Tout d’abord, le choix de ces trois photographes est le mien. Ce sont des artistes que j’aime et qui n’ont pas été choisis pour la seule vertu pédagogique de leur modèle. Il ne me serait pas venu à l’idée de copier d’autres grands photographes comme Robert Frank aux USA ou Cartier-Bresson en France. Leur style est admirable, mais ce n’est pas ma voie. Les trois photographes célèbres que je me suis proposé de suivre se situent dans la lignée documentaire ouverte par Walker Evans. Avec leur style propre, ils s’inscrivent dans ce paradigme photographique né dans les années trente aux USA, qui associe précision du témoignage et sobriété de l’expression. Les Becher lui ont apporté une rigueur formelle poussée à l’obsession, Stephen Shore l’élégance de la couleur, Depardon, les charmes d’un enracinement dans un temps et une géographie qui sont les nôtres. Et je me montre fidèle à mes mentors en photographiant avec une même perfection géométrique, sous une même lumière égale, cinq silos du Nord de la France, en m’abandonnant aux charmes de la couleur devant cinq carrefours de petites villes américaines, et en faisant le portrait de quelques maisons de Céret qui n’ont pas l’honneur de se faire photographier par les touristes.

 

Infidélité

 

Et surtout, il s’agit pour moi plus de m’inspirer que d’imiter. Car, je l’annonce dans ma présentation, les écarts qui viennent s’immiscer entre mes photographies et leur modèle, sont parfois importants. Contrairement à ceux des Becher, mes silos sont colorés, même si leurs tonalités sont très adoucies par une lumière d’hiver, l’Amérique que je prétends photographier comme Stephen Shore s’est vidée de ses habitants, et je semble parfois prendre l’exact contre-pied de Raymond Depardon quant à l’usage des couleurs vives auxquelles il tient beaucoup.

 

Mais là où je me montre infidèle à l’un d’eux, je reste fidèle aux deux autres. La rigueur géométrique des Becher inonde l’ensemble des trois séries ; j’ai ramené des USA un souci d’élégance dans la composition auquel m’a rendu attentif Stephen Shore et que j’ai appliqué à de modestes villas devant lesquelles Depardon aurait pu s’arrêter.
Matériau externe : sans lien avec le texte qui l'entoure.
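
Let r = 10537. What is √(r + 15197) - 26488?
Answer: -26488 + √25734 ≈ -26328.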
Infidèle à certains, mais fidèle à l’ensemble.

 

Pas d’humains

 

Pourquoi mes photographies ne montrent-elles pas d’humains ? C’est là une vieille histoire et tous les photographes se plaçant dans la lignée du style documentaire ont dû un jour répondre à cette remarque, en particulier en France où l’esthétisme de la photographie humaniste à la Cartier-Bresson est très prégnant. Et pourquoi faudrait-il montrer des hommes ? Doivent-ils être présents sur une image pour qu’elle parle d’eux ? Ce que je montre là, ce sont des productions humaines, parfois modestes, parfois grandioses, comme ces silos aux allures de cathédrales. Je les montre en faisant leur portrait avec la même application quel qu’en soit le statut. Tout élément pouvant perturber cet acte de mise en valeur est volontairement exclu. Même refus pour les automobiles dont l’omniprésence est devenue un agent majeur de l’enlaidissement de nos cités. Mes images sont des portraits, leur sujet se suffit à lui-même.

 

Ciels couverts

 

Les cérétans s’étonneront peut-être aussi de voir les maisons de notre région ensoleillée, sous un ciel le plus souvent couvert. J’assume cette non-représentativité météorologique. C’est que je ne fais pas là un guide touristique. Mon but est de mettre en valeur la beauté parfois modeste des maisons sur lesquelles on ne se retourne d’ordinaire pas. Et pour cela, une lumière douce me paraît plus adaptée. Question de goût. Il faut dire que je viens du Nord de la France. Les Becher aussi attendaient que le ciel se voile.

 

Pas si belles

 

Et puis aurais-je peut-être à affronter un troisième rempart de récalcitrants qui me diront « Vos maisons de Céret ne sont pas les plus belles, il y en a d’autres bien plus jolies. » ? A ceux-là, je répondrais en citant l’écrivain Michel Tournier, récemment disparu, qui s’y connaissait en photographie et qui a écrit, en parlant de lui-même : « A ses yeux tout est beau, même la laideur ; tout est sacré, même la boue ». Et surtout, je pourrais dire que comme les humains, ces maisons et maisonnettes présentent toutes un intérêt et même de la beauté, pour peu qu’on les regarde avec suffisamment d’attention. Trois grands photographes m’ont appris cela, ils méritent bien quelques citations, fussent-elles approximatives.